To extract only specific buckets:

  1. Click Get List of Buckets to first fetch the list of buckets. The status of this action will be logged in the Extraction Job Status table at the bottom of the Metadata Extraction tab.

  2. When bucket synchronization is complete, a drop-down list with the available buckets will become enabled.

  3. Select one or more buckets as required.

  4. Check if you are using the correct filter option. Available filter options are described below:

    Filter Option

    Description

    Extract all Buckets except

    Extract metadata from all buckets except from the selected buckets.

    Extract only these Buckets

    Extract metadata only from the selected buckets.

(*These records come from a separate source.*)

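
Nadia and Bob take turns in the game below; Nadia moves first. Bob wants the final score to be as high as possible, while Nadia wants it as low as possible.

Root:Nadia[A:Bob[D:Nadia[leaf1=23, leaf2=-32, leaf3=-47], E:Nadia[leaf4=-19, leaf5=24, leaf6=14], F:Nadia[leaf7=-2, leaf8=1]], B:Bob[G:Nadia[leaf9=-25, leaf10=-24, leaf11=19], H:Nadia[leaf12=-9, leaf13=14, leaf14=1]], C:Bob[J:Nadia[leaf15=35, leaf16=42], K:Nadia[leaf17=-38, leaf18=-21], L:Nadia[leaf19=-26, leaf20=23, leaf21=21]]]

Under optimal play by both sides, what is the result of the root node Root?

D (Nadia): min(23, -32, -47) = -47
E (Nadia): min(-19, 24, 14) = -19
F (Nadia): min(-2, 1) = -2
A (Bob): max(-47, -19, -2) = -2
G (Nadia): min(-25, -24, 19) = -25
H (Nadia): min(-9, 14, 1) = -9
B (Bob): max(-25, -9) = -9
J (Nadia): min(35, 42) = 35
K (Nadia): min(-38, -21) = -38
L (Nadia): min(-26, 23, 21) = -26
C (Bob): max(35, -38, -26) = 35
Root (Nadia): min(-2, -9, 35) = -9

-9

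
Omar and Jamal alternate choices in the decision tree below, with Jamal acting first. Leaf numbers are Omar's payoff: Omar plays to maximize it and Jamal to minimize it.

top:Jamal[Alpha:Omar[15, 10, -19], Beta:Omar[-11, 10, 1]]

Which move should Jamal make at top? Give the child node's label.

Alpha (Omar): max(15, 10, -19) = 15
Beta (Omar): max(-11, 10, 1) = 10
top (Jamal): min(15, 10) = 10
Jamal at top wants the lowest of {Alpha=15, Beta=10}, so chooses Beta.

Beta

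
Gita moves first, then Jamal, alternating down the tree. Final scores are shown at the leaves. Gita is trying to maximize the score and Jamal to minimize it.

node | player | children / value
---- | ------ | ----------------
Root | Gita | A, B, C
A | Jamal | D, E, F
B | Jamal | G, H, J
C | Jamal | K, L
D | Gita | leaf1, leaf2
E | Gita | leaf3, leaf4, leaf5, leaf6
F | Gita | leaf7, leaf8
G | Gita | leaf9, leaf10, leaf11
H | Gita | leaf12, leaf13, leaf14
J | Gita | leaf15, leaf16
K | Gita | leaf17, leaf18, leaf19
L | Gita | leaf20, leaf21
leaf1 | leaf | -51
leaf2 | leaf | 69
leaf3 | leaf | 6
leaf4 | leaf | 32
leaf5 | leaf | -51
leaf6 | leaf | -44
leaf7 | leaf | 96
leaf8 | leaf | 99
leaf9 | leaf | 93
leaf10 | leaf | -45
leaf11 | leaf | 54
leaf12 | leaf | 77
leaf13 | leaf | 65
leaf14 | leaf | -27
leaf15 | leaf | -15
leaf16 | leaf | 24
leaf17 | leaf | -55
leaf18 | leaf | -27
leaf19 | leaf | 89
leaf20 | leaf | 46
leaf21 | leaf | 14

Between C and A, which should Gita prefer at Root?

C

K (Gita): max(-55, -27, 89) = 89
L (Gita): max(46, 14) = 46
C (Jamal): min(89, 46) = 46
D (Gita): max(-51, 69) = 69
E (Gita): max(6, 32, -51, -44) = 32
F (Gita): max(96, 99) = 99
A (Jamal): min(69, 32, 99) = 32
Gita prefers the higher value; C=46, A=32. C is better since 46 > 32.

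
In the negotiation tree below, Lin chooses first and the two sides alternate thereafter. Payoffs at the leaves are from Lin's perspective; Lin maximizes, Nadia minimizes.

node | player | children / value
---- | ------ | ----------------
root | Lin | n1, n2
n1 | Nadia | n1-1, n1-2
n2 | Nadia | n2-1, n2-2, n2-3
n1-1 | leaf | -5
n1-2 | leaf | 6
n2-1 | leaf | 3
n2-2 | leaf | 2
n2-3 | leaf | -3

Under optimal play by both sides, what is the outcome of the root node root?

-3

n1 (Nadia): min(-5, 6) = -5
n2 (Nadia): min(3, 2, -3) = -3
root (Lin): max(-5, -3) = -3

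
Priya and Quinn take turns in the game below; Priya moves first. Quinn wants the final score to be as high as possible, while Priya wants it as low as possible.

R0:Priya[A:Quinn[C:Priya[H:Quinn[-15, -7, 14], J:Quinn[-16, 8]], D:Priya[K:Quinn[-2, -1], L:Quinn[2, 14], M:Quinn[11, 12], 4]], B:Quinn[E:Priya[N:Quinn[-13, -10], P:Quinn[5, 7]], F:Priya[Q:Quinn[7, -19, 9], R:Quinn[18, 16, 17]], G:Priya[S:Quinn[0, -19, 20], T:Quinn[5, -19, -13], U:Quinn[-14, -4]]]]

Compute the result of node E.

-10

N (Quinn): max(-13, -10) = -10
P (Quinn): max(5, 7) = 7
E (Priya): min(-10, 7) = -10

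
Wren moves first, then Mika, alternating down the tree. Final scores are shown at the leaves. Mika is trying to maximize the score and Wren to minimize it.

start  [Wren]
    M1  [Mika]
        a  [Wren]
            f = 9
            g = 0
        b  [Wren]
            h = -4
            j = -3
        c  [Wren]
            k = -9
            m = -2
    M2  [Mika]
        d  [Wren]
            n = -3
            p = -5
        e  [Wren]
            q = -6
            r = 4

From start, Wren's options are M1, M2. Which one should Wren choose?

a (Wren): min(9, 0) = 0
b (Wren): min(-4, -3) = -4
c (Wren): min(-9, -2) = -9
M1 (Mika): max(0, -4, -9) = 0
d (Wren): min(-3, -5) = -5
e (Wren): min(-6, 4) = -6
M2 (Mika): max(-5, -6) = -5
start (Wren): min(0, -5) = -5
Wren at start wants the lowest of {M1=0, M2=-5}, so chooses M2.

M2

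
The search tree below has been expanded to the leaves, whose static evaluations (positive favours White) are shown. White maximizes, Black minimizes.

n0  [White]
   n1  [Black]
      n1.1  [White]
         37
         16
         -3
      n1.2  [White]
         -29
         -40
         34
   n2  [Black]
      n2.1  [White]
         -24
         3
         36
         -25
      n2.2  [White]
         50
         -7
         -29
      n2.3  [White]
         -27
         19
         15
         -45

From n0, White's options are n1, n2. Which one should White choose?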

  5. Click Run Extraction Now to extract metadata. The status of the extraction action is also logged in the Job History table at the bottom of the page.

Run Extraction

Extraction Scheduler

If you want to automatically update the metadata extracted into the catalog, under Automated and Manual Extraction, turn on the Enable Automated Extraction switch and select the day and time when metadata must be extracted. The metadata extraction will be automatically scheduled to run on the selected schedule.

Important

When you configure incremental MDE, we recommend scheduling it to run on a daily basis. If you run the MDE job weekly or bi-weekly, incremental extraction will need to process the events for the last seven or 15 days, which is likely to slow it down.

Do not use the incremental sync if the MDE schedule is set to run weekly or bi-weekly.

../../../../_images/OCF_S3_Scheduler.png

Schema Extraction

After you have extracted the bucket metadata, you can additionally extract the schema information for CSV, PSV, TSV and Parquet files. Schema extraction enables file sampling.

Schema extraction uses the configuration described in Schema Extraction Configuration.

To perform schema extraction:

  1. Ensure that you have configured schema extraction under the Schema extraction configuration section. If your data files are in the CSV format, ensure that you’ve selected the correct delimiter in the CSV File Delimiter field.

  2. Click Run Schema Extraction to extract the schema (column headers) for each Parquet, PSV, TSV, or CSV files.